Seyircisine saygı duymayan bu anlayış, dizinin takip edilmesini de imkansız kılıyor. Örneğin bayıla bayıla izlediğim 24’te reklam aralarının en babası 4 dakikadır. Oysa ev arkadaşlarımın süper ilgiyle izlediği Asmalı Konak’ın reklam arasında gidip duş aldığımı hatırlıyorum! Döndüğümde dizi başlamak üzereydi, bir sonraki günün dizisinin reklamı yapılıyordu! 18 dakika ara verildikten sonra diziye veya filme tekrar konsantre olmak mümkün müdür? Reklam süreleri RTÜK tarafından düzenlendikten sonra bu sorun biraz aşıldı gibiyse de; reklam geliri seviyesini koruyabilmek için dizileri sündürme başladı.

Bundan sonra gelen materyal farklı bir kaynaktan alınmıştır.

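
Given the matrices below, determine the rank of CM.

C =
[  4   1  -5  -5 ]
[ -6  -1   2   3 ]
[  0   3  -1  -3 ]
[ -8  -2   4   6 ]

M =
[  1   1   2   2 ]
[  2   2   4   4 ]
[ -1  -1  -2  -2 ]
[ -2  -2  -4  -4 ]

1

First compute CM:
[[ 21,  21,  42,  42],
 [-16, -16, -32, -32],
 [ 13,  13,  26,  26],
 [-28, -28, -56, -56]]
Now row reduce the product.
R2 ← R2 + (16/21)·R1: [0, 0, 0, 0]
R3 ← R3 − (13/21)·R1: [0, 0, 0, 0]
R4 ← R4 + (4/3)·R1: [0, 0, 0, 0]
1 nonzero row, so rank(CM) = 1.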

Herkesin büyük bir ilgiyle izlediği İkinci Bahar, Süper Baba gibi dizilerde konu akardı. İyi oyunculuk ve kuvvetli bir hikayenin yanı sıra, her bölümde bir önceki bölümün üzerine mutlaka yeni gelişmeler olurdu. Oysa şimdi öyle değil. Aslında anlatacak hiçbir hikayesi olmayan 1001 Gece, hikayeyi uzatabilmek için Bergüzar Korel’in buğulu gözleriyle oradan oraya bakmasını, bakıp bakıp durmasını; aslında iki insan arasında çok kolay çözülebilecek, sadece “Canım sorun nedir?” diyerek halledilebilecek bir problemi 7-8 bölüme yayıyor. Sonunda da salak gibi barışıyorlar. Başka bir yaratıcılık abidesi olan Gümüş adlı dizide bölüm içerisinde 3-4 gün geçiyorsa, her gün için mutlaka önce Üsküdar sahilinden Kız Kulesi’ni gece görürüz, sonra da tüm boğazı sabah. Salağız ya sabah olduğunu başka türlü anlamamız mümkün değil! Eğer izlediyseniz, ortalama bir Seinfeld bölümünde anlatılan hikayelerin çokluğunu, derinliğini ve de konunun akışını düşünün; bir de Aliye’yi. Aliye’yi 10 hafta izlemeseniz bıraktığınız yerden ilerlemediğini rahatça görürsünüz. Oysa yabancı diziler için neredeyse yarım sezona tekabül eden 10 bölümde bir dünya değişiklik olur…

Bunların haricinde son trend yabancı dizileri kopyalama ve de pişkin pişkin üzerine yatma şeklinde. Türk versiyonu yapılan Evli ve Çocuklu (Married with Children), Patron Kim (Who’s the Boss), Aslı ile Kerem (Dharma and Greg), Tatlı Hayat (The Jeffersons), Acemi Cadı (Sabrina The Teenage Witch), Doktorlar (Buna apayrı bir parantez açmak lazım zira diğerleri tek bir diziden apartmayken bu Grey’s Anatomy, Nip/Tuck ve ER’in ortalamasıdır) gibi dizilerin bazıları orijinal eseri jenerikte belirtirken (bkz. Acemi Cadı) bir çoğu “Abi ne alaka, sana öyle gelmiş” diye işi pişkinliğe vuruyor. Ki bunlar sadece benim bildiklerim, kim bilir daha ne örnekler vardır. Bakın eleştirmesi tabu olan Avrupa Yakası ve Seinfeld benzerliklerine hiç girmedim bile…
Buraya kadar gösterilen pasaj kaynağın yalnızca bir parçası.